RAG GetChatCompletionsAsync function response.

Copper Contributor

I have been dabbling with the RAG architecture for sometime. I liked how it makes one to focus on the grounding data and as a beginner this approach helped me a lot to explore using multiple data sources. All was going well until couple of days back when i revisited my project with some new ideas. 

The function call 

chatCompletionsOptions = new ChatCompletionsOptions()
            {
                Messages =
                {
                    new ChatMessage(ChatRole.System, systemPrompt),
                    new ChatMessage(ChatRole.User, userPrompt),
                },
                Temperature = (float)0.7,
                MaxTokens = 3000,
                NucleusSamplingFactor = (float)0.95,
                FrequencyPenalty = 0,
                PresencePenalty = 0,
                AzureExtensionsOptions = new AzureChatExtensionsOptions()
                {
                    Extensions =
                    {
                        new AzureCognitiveSearchChatExtensionConfiguration()
                        {
                            SearchEndpoint = new Uri(searchEndpoint),
                            IndexName = searchIndexName,
                            SearchKey = new AzureKeyCredential(searchKey),
                            EmbeddingEndpoint = new Uri(apiBase+"openai/deployments/"+ModelName+"/embeddings?api-version="+version+"),
                            EmbeddingKey = new AzureKeyCredential(apiKey),
                            SemanticConfiguration = semanticConfiguration,
                            QueryType = AzureCognitiveSearchQueryType.Vector,
                            ShouldRestrictResultScope = true
                        }
                    }
                },
            };
            Response<ChatCompletions> response = await client.GetChatCompletionsAsync(deploymentId, chatCompletionOption);
                var message = response.Value.Choices[0].Message;

 used to follow RAG and return a grounded response. But at least since the last couple of days this is responding with a generic message saying no information found on the documents looked up. I used the search explorer in the index to check if index was corrupted some how but that is not the case. 

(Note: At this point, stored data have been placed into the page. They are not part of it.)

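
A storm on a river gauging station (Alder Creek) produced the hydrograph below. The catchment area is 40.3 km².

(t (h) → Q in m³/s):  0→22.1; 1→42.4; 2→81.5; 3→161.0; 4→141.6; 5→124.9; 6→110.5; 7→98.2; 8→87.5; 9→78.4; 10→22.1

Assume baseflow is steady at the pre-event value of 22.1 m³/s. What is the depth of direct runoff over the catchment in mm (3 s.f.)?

Direct runoff: 0.0, 20.3, 59.4, 138.9, 119.5, 102.8, 88.4, 76.1, 65.4, 56.3, 0.0 m³/s; ΣQ_DR = 727.1 m³/s.
V = ΣQ_DR · Δt = 727.1 × 3600 s = 2.618 × 10^6 m³.
Over A = 40.3 km², depth = V / A = 65.0 mm.

d ≈ 65.0 mm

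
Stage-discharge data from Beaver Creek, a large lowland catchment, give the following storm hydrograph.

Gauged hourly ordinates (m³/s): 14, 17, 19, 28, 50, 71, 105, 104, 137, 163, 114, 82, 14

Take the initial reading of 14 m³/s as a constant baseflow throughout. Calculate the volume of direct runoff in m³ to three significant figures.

V ≈ 2.65 × 10^6 m³

Direct-runoff ordinates (Q − Q_b): 0.0, 3.0, 5.0, 14.0, 36.0, 57.0, 91.0, 90.0, 123.0, 149.0, 100.0, 68.0, 0.0 m³/s.
ΣQ_DR = 736.0 m³/s.
With Δt = 1 h = 3600 s, V = ΣQ_DR · Δt = 736.0 × 3600 = 2.65 × 10^6 m³.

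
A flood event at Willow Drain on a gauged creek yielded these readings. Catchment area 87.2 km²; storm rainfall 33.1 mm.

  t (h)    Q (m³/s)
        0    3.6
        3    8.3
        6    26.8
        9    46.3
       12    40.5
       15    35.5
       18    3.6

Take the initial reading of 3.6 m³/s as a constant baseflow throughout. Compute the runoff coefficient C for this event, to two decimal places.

C ≈ 0.52

ΣQ_DR = 139.4 m³/s; V = ΣQ_DR·Δt = 1.506 × 10^6 m³.
Runoff depth d = V / A = 17.27 mm.
C = d / P = 17.27 / 33.1 = 0.52.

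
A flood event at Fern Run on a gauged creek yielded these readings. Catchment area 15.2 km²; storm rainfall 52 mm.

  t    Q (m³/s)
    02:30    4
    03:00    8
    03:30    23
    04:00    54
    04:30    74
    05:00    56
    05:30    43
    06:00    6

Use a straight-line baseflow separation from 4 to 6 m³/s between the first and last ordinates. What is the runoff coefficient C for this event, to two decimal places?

ΣQ_DR = 228.0 m³/s; V = ΣQ_DR·Δt = 4.104 × 10^5 m³.
Runoff depth d = V / A = 27.00 mm.
C = d / P = 27.00 / 52 = 0.52.

C ≈ 0.52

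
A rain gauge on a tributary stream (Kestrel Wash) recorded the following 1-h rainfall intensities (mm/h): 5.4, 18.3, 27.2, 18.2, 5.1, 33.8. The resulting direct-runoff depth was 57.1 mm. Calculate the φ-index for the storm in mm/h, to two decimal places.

φ ≈ 10.10 mm/h

Only the 4 blocks with intensity above φ contribute runoff: 18.3, 27.2, 18.2, 33.8 mm/h.
Σ(I−φ)·Δt = d  ⇒  (18.3+27.2+18.2+33.8 − 4φ)·1 = 57.1
φ = (97.50 − 57.1/1) / 4 = 10.10 mm/h.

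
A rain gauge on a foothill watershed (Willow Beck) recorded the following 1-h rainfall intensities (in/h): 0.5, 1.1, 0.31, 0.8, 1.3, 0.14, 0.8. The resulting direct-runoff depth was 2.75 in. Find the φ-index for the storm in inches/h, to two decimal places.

φ ≈ 0.35 in/h

Only the 5 blocks with intensity above φ contribute runoff: 0.5, 1.1, 0.8, 1.3, 0.8 in/h.
Σ(I−φ)·Δt = d  ⇒  (0.5+1.1+0.8+1.3+0.8 − 5φ)·1 = 2.75
φ = (4.500 − 2.75/1) / 5 = 0.35 in/h.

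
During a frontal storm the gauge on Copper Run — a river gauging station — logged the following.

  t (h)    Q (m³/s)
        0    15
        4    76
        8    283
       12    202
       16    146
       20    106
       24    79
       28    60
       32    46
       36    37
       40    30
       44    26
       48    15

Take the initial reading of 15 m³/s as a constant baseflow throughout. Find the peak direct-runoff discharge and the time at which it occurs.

Q_p = 268.0 m³/s at t = 8 h

Subtracting baseflow gives direct-runoff ordinates: 0.0, 61.0, 268.0, 187.0, 131.0, 91.0, 64.0, 45.0, 31.0, 22.0, 15.0, 11.0, 0.0 m³/s.
The maximum is 268.0 m³/s, occurring at the reading for t = 8 h.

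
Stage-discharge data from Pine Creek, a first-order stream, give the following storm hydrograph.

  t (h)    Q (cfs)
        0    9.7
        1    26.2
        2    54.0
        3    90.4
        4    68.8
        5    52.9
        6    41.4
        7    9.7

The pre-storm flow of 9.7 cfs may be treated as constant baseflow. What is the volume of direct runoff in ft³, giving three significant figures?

V ≈ 9.92 × 10^5 ft³

Direct-runoff ordinates (Q − Q_b): 0.0, 16.5, 44.3, 80.7, 59.1, 43.2, 31.7, 0.0 cfs.
ΣQ_DR = 275.5 cfs.
With Δt = 1 h = 3600 s, V = ΣQ_DR · Δt = 275.5 × 3600 = 9.92 × 10^5 ft³.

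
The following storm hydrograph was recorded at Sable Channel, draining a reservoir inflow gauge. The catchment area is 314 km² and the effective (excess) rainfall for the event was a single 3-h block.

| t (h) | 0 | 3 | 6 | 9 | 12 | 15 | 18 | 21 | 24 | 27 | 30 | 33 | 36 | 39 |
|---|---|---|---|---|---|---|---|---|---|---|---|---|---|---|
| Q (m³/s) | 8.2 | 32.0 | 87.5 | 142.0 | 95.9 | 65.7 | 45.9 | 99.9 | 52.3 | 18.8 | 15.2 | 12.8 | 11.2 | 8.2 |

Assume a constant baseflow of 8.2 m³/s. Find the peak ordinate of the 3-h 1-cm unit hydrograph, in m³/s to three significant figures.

Direct runoff: 0.0, 23.8, 79.3, 133.8, 87.7, 57.5, 37.7, 91.7, 44.1, 10.6, 7.0, 4.6, 3.0, 0.0 m³/s; ΣQ_DR = 580.8 m³/s, peak = 133.8 m³/s.
Runoff depth d = ΣQ_DR·Δt / A = 580.8 × 10800 / (314 km²) = 19.98 mm.
The 1-cm UH is the DRH scaled by (10 mm)/d, so U_p = 133.8 × 10/19.98 = 67.0 m³/s.

U_p ≈ 67.0 m³/s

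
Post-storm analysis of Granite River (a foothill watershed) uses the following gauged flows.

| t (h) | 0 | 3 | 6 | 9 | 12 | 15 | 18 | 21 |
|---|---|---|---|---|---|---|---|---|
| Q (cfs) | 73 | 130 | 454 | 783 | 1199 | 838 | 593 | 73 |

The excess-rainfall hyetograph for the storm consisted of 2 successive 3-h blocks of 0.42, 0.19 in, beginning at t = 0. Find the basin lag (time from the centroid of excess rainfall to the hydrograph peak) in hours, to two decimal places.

Centroid of excess rainfall: t_c = Σ P_i·t̄_i / ΣP_i = 2.4344 h (block centres at 1.5, 4.5 h).
Hydrograph peak occurs at t = 12 h, so basin lag t_L = 12 − 2.4344 = 9.57 h.

t_L ≈ 9.57 h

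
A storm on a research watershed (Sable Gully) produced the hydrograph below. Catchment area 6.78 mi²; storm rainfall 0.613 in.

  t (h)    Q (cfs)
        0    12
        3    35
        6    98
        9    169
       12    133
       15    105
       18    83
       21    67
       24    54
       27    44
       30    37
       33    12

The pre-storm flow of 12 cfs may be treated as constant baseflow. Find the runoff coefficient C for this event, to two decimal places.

C ≈ 0.79

ΣQ_DR = 705.0 cfs; V = ΣQ_DR·Δt = 7.614 × 10^6 ft³.
Runoff depth d = V / A = 0.4834 in.
C = d / P = 0.4834 / 0.613 = 0.79.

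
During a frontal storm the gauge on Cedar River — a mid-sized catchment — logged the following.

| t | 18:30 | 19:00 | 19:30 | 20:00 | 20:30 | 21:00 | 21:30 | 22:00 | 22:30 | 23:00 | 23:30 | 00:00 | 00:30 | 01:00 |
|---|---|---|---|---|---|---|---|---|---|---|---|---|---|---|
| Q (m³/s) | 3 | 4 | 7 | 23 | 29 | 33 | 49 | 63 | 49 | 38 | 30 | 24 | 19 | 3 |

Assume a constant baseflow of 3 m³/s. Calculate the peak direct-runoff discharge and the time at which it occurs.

Q_p = 60.0 m³/s at t = 22:00

Subtracting baseflow gives direct-runoff ordinates: 0.0, 1.0, 4.0, 20.0, 26.0, 30.0, 46.0, 60.0, 46.0, 35.0, 27.0, 21.0, 16.0, 0.0 m³/s.
The maximum is 60.0 m³/s, occurring at the reading for t = 22:00.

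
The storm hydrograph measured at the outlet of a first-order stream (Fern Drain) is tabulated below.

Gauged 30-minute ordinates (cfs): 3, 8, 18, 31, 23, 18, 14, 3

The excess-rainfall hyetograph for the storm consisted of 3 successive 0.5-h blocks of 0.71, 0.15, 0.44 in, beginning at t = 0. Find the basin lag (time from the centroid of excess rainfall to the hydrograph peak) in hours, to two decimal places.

t_L ≈ 0.85 h

Centroid of excess rainfall: t_c = Σ P_i·t̄_i / ΣP_i = 0.6462 h (block centres at 0.25, 0.75, 1.25 h).
Hydrograph peak occurs at t = 1.5 h, so basin lag t_L = 1.5 − 0.6462 = 0.85 h.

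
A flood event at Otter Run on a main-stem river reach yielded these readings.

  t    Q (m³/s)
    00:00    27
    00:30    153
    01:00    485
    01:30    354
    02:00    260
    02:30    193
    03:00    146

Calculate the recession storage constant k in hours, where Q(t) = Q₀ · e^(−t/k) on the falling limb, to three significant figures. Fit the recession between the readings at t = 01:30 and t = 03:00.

k ≈ 1.69 h

On the falling limb, Q drops from 354 to 146 m³/s between t = 01:30 and t = 03:00 (Δt = 1.5 h).
k = −Δt / ln(Q₂/Q₁) = −1.5 / ln(146/354) = 1.69 h.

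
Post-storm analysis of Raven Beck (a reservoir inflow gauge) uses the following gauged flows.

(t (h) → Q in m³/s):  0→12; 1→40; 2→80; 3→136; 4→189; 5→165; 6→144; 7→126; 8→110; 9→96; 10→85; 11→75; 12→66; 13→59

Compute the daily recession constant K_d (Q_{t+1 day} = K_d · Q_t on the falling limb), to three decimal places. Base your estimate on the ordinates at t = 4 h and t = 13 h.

K_d ≈ 0.045

Between t = 4 h and t = 13 h the flow falls from 189 to 59 m³/s over 9×1 h = 9 h.
Per-interval ratio K = (59/189)^(1/9) = 0.8787; K_d = K^(24/1) = 0.045.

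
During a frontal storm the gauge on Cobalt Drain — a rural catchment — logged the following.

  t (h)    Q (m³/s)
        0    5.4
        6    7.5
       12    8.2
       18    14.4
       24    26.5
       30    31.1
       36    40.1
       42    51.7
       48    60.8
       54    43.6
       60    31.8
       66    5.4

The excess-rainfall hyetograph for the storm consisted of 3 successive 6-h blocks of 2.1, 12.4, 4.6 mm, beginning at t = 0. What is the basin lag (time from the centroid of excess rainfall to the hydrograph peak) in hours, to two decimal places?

Centroid of excess rainfall: t_c = Σ P_i·t̄_i / ΣP_i = 9.7853 h (block centres at 3, 9, 15 h).
Hydrograph peak occurs at t = 48 h, so basin lag t_L = 48 − 9.7853 = 38.21 h.

t_L ≈ 38.21 h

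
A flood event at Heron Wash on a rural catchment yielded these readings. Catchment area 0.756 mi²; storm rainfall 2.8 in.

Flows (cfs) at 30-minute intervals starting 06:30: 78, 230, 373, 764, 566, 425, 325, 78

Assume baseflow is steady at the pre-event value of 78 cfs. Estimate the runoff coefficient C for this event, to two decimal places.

ΣQ_DR = 2215 cfs; V = ΣQ_DR·Δt = 3.987 × 10^6 ft³.
Runoff depth d = V / A = 2.270 in.
C = d / P = 2.270 / 2.8 = 0.81.

C ≈ 0.81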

I was also able to get response when I used AI search like below. 

var searchOptions = new SearchOptions
            {
                VectorSearch = new()
                {
                    Queries = { new VectorizedQuery(queryEmbeddings.ToArray()) { KNearestNeighborsCount = k, Fields = { "contentVector" } } }
                },
                Filter = filter,
                Select = { "title", "content", "category" },
            };

            SearchResults<SearchDocument> response = await searchClient.SearchAsync<SearchDocument>(null, searchOptions);

 I felt like the issue is the search is not happening when 

GetChatCompletionsAsync is called. 
Did anyone else came across an issue like this? If yes how did you rectify this? All help appreciated.
2 Replies

@Albin_Shaji 

 

Copilot

It seems like the issue might be related to the Azure Cognitive Search extension. The “no information found on the documents looked up” message typically indicates that the search query did not return any results from the specified index in Azure Cognitive Search.

Here are a few things you could check:

  • Index: Ensure that the IndexName specified in the AzureCognitiveSearchChatExtensionConfiguration is correct and that the index contains the documents you’re trying to search.
  • Search Key: Verify that the SearchKey is valid and has the necessary permissions to read from the specified index.
  • Search Endpoint: Check that the SearchEndpoint is correct. It should point to your Azure Cognitive Search service.
  • Documents: Make sure the documents in your index are correctly formatted and searchable. The fields you’re trying to search should be marked as searchable in your index schema.
  • Query: If you’re using a vector query (QueryType = AzureCognitiveSearchQueryType.Vector), ensure that the EmbeddingEndpoint and EmbeddingKey are correctly configured, and that the SemanticConfiguration is appropriate for your use case.

If everything seems to be in order with your configuration and documents, you might want to reach out to Azure support for further assistance. 

Thanks Venkat, I created a brand new index and tried, and that fixed the issue.
The code I shared in query is based on old version of Azure.AI.OpenAI. there are many breaking changes since the release 1.0.0-beta.14 (2024-03-04) for "ChatCompletionsOptions".